Agatha Christie Wiki
Marple hi000305734 jpg 235x611 q95

The elderly spinster with a swarm of relatives, including the celebrated novelist Raymond West, her nephew, this first lady of detection had been called everything from a “dithering old maid who is all caught up in her knitting,” to a “nasty old cat.” Far from Margaret Rutherford’s film version, Agatha Christie’s Jane Marple was tall and thin with great masses of snowy white hair piled high on her head, pale blue eyes, “a pink crinkled face” and seventy-four years old when she first appeared in Murder at the Vicarage. Miss Marple based her methods on the belief that “human nature is much the same everywhere, and, of course, one has opportunities of observing it at close quarters in a village.” She regarded St. Mary Mead as a microcosm of the world. Her favourite pastimes were birdwatching and gardening and “in the art of seeing without being seen,” said Leonard Clement, the vicar, “Miss Marple had no rival.” She often compared people to one another, finding parallels in character traits. She also maintained that no one was above suspicion, “and that you simply cannot afford to believe everything that people tell you.”

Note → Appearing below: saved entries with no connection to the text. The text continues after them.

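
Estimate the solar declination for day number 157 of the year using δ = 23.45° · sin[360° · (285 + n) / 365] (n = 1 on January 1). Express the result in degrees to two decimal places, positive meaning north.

+22.75°

360 × (285 + 157) / 365 = 435.945°; sin(435.945°) = 0.9701.
δ = 23.45 × 0.9701 = 22.749° ≈ +22.75°.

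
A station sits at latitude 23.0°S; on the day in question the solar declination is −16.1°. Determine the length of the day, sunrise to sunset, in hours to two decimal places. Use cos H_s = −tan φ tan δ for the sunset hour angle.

12.94 hours

−tan φ tan δ = −(-0.4245)(-0.2886) = -0.1225; H_s = arccos(-0.1225) = 97.04°.
Day length = 2 H_s / 15° h⁻¹ = 194.08° / 15 = 12.939 h.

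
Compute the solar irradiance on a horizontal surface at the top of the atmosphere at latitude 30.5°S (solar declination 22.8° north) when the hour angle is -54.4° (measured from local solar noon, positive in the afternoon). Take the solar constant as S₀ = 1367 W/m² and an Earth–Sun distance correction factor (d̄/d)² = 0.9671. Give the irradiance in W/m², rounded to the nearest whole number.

With φ = -30.5°, δ = 22.8°, H = -54.40°: sin φ sin δ = -0.1967, cos φ cos δ cos H = 0.4624, so cos θ_z = 0.2657.
Top-of-atmosphere irradiance = S₀ (d̄/d)² cos θ_z = 1367 × 0.9671 × 0.2657 = 351.26 W/m².

351 W/m²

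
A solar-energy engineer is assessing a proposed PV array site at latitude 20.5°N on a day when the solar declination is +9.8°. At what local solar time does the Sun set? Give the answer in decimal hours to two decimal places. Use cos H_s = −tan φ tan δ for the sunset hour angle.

−tan φ tan δ = −(0.3739)(0.1727) = -0.0646; H_s = arccos(-0.0646) = 93.70°.
Sunset is at 12 + H_s/15 = 12 + 6.247 = 18.247 h local solar time.

18.25 h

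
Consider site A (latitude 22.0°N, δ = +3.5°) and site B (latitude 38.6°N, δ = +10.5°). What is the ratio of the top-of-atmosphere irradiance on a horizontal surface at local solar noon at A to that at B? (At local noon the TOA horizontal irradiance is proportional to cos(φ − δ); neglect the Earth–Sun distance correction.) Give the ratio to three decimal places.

1.075

A: cos θ_z = cos(22.0° − (3.5°)) = 0.9483.
B: cos θ_z = cos(38.6° − (10.5°)) = 0.8821.
Ratio A/B = 0.9483 / 0.8821 = 1.0750.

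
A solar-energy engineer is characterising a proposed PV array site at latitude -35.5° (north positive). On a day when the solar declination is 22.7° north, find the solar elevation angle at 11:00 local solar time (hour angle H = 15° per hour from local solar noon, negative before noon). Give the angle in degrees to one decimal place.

Hour angle H = 15° × (11 − 12) = -15.00°.
With φ = -35.5°, δ = 22.7°, H = -15.00°: sin φ sin δ = -0.2241, cos φ cos δ cos H = 0.7255, so cos θ_z = 0.5014.
θ_z = arccos(0.5014) = 59.91°, so the elevation is 90° − 59.91° = 30.09°.

30.1°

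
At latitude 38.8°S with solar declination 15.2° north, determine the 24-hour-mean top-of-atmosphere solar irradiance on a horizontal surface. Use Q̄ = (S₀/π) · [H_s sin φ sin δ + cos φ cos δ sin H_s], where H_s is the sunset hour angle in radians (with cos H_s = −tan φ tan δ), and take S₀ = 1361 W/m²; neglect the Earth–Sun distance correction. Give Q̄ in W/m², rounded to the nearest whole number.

222 W/m²

−tan φ tan δ = −(-0.8040)(0.2717) = 0.2184; H_s = arccos(0.2184) = 77.38°. In radians, H_s = 1.3505.
H_s sin φ sin δ = 1.3505 × -0.6266 × 0.2622 = -0.2219.
cos φ cos δ sin H_s = 0.7793 × 0.9650 × 0.9758 = 0.7338.
Q̄ = (1361/π) × (-0.2219 + 0.7338) = 433.22 × 0.5119 = 221.77 W/m².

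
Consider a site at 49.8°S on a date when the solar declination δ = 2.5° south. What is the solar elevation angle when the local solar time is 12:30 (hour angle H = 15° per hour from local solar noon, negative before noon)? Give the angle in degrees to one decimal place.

42.3°

Hour angle H = 15° × (12.5 − 12) = 7.50°.
cos θ_z = sin φ sin δ + cos φ cos δ cos H = (-0.7638)(-0.0436) + (0.6455)(0.9990)(0.9914) = 0.6726.
θ_z = arccos(0.6726) = 47.73°, so the elevation is 90° − 47.73° = 42.27°.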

Among Miss Marple’s friends and acquaintances were Leonardand Griselda Clement, Dr. Haydock, Amanda Hartnell and Caroline Weatherby, Colonel Arthur and Dolly Bantry and Sir Henry Clithering. Miss Marple was still active, although extremely aged, at the conclusion of Nemesis. Leonard Clement summarised the endearing old lady: Miss Marple “is not the type of elderly lady who makes mistakes. She has got an uncanny knack of always being right.”

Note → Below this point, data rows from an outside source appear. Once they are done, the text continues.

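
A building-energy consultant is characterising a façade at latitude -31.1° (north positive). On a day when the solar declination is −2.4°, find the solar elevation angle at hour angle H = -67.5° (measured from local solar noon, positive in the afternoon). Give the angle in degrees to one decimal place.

20.4°

cos θ_z = sin φ sin δ + cos φ cos δ cos H = (-0.5165)(-0.0419) + (0.8563)(0.9991)(0.3827) = 0.3491.
θ_z = arccos(0.3491) = 69.57°, so the elevation is 90° − 69.57° = 20.43°.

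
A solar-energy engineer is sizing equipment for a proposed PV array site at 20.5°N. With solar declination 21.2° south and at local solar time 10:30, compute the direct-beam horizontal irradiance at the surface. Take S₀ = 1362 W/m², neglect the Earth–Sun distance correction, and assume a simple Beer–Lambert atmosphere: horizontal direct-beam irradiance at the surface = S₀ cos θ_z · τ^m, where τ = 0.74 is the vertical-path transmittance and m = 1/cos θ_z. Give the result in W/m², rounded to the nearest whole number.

595 W/m²

Hour angle H = 15° × (10.5 − 12) = -22.50°.
cos θ_z = sin φ sin δ + cos φ cos δ cos H = (0.3502)(-0.3616) + (0.9367)(0.9323)(0.9239) = 0.6802.
Air mass m = 1/cos θ_z = 1/0.6802 = 1.470; τ^m = 0.74^1.470 = 0.6423.
Surface direct beam = 1362 × 0.6802 × 0.6423 = 595.05 W/m².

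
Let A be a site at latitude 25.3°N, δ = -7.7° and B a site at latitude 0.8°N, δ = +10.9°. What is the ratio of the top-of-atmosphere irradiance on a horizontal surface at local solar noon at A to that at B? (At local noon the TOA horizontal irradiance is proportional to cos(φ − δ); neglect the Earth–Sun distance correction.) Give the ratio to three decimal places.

A: cos θ_z = cos(25.3° − (-7.7°)) = 0.8387.
B: cos θ_z = cos(0.8° − (10.9°)) = 0.9845.
Ratio A/B = 0.8387 / 0.9845 = 0.8519.

0.852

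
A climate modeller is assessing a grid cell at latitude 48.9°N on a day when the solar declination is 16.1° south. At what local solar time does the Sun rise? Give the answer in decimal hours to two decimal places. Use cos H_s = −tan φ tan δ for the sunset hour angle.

−tan φ tan δ = −(1.1463)(-0.2886) = 0.3308; H_s = arccos(0.3308) = 70.68°.
Sunrise is at 12 − H_s/15 = 12 − 4.712 = 7.288 h local solar time.

7.29 h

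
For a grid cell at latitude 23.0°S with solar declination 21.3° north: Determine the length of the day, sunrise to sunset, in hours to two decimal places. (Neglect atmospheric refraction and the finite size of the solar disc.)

10.73 hours

cos H_s = −tan(-23.0°) · tan(21.3°) = 0.1655, so H_s = arccos(0.1655) = 80.47°.
Day length = 2 H_s / 15° h⁻¹ = 160.94° / 15 = 10.729 h.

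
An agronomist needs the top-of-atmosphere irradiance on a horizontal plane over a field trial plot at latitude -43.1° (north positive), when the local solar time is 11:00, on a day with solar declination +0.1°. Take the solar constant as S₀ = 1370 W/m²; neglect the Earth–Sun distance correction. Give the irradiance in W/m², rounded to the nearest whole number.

Hour angle H = 15° × (11 − 12) = -15.00°.
cos θ_z = sin(-43.1°) sin(0.1°) + cos(-43.1°) cos(0.1°) cos(-15.00°) = -0.0012 + 0.7053 = 0.7041.
Top-of-atmosphere irradiance = S₀ cos θ_z = 1370 × 0.7041 = 964.62 W/m².

965 W/m²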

Murder at the Vicarage; The Thirteen Problems; “Miss Marple Tells a Story” from The Regatta Mystery; The Body in the Library; The Moving Finger; A Murder is Announced; “Strange Jest,” “The Tape-Measure Murder,” “The Case of the Perfect Maid” and “The Case of the Caretaker” from Three Blind Mice and Other Stories; They Do It with Mirrors; A Pocket Full of Rye; 4.50 from Paddington; “Greenshaw’s Folly” from The Adventure of the Christmas Pudding; “Sanctuary” from Double Sin; The Mirror Crack’d from Side to Side; A Caribbean Mystery; At Bertram’s Hotel; Nemesis; Sleeping Murder.